8. Selalu siap menyesuaikan diri dengan setiap perubahan yang membawa
manfaat bagi kehidupan.
9. Menjunjung tinggi kepeloporan dalam usaha mendorong, memacu dan
mempercepat perkembangan masyarakat yang lebih baik.

Zaman orde baru, banyak permasalahan yang muncul mulai dari kalangan Islam
yang merasa terkucilkan dan Rancangan Undang-Undang (RUU) yang tidak
sesuai syariat Islam. IPNU IPPNU pun turut terjun dalam memprotes kebijakan
kontroversial tersebut. Seiring berjalannya waktu melewati reformasi IPNU
IPPNU mulai berkembang dan melebarkan sayapnya di berbagai bidang. Mulai
dari pengembangan SDM, pengkaderan dll. Seiring berkembangnya zaman,
ternyata juga berkembang berbagai ancaman dan tantangan yang dihadapi kader
Nahdlatul Ulama khususnya IPNU IPPNU. Di zaman ini, kebanyakan serangan
kejahatan dilontarkan melalui media sosial.

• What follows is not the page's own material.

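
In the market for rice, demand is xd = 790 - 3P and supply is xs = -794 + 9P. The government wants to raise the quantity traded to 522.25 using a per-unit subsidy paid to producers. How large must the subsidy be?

Required subsidy s = 57 per unit

At x = 522.25, invert demand for the buyer price: Pb = (790 − 522.25)/3 = 89.25; invert supply for the seller price: Ps = (522.25 − (-794))/9 = 146.25.
The subsidy must fill the gap: s = Ps − Pb = 146.25 − 89.25 = 57.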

Oleh karenanya IPNU IPPNU harus
terus berkembang dan beradaptasi mengikuti perkembangan zaman dan
menangkal serangan-serangan atau kejahatan yang ada. Selain itu kader IPNU
IPPNU juga harus memanfaatkan media sosial untuk mempromosikan IPNU
IPPNU, mencari kader serta memperluas ajaran Nahdlatul Ulama kepada
masyarakat luas. Dengan demikian, IPNU IPPNU bisa mengalami kemajuan dan
berkontribusi untuk bangsa Indonesia. Kepercayaan dari berbagai golongan juga
akan teralihkan kepada Pelajar Nahdlatul Ulama tersebut.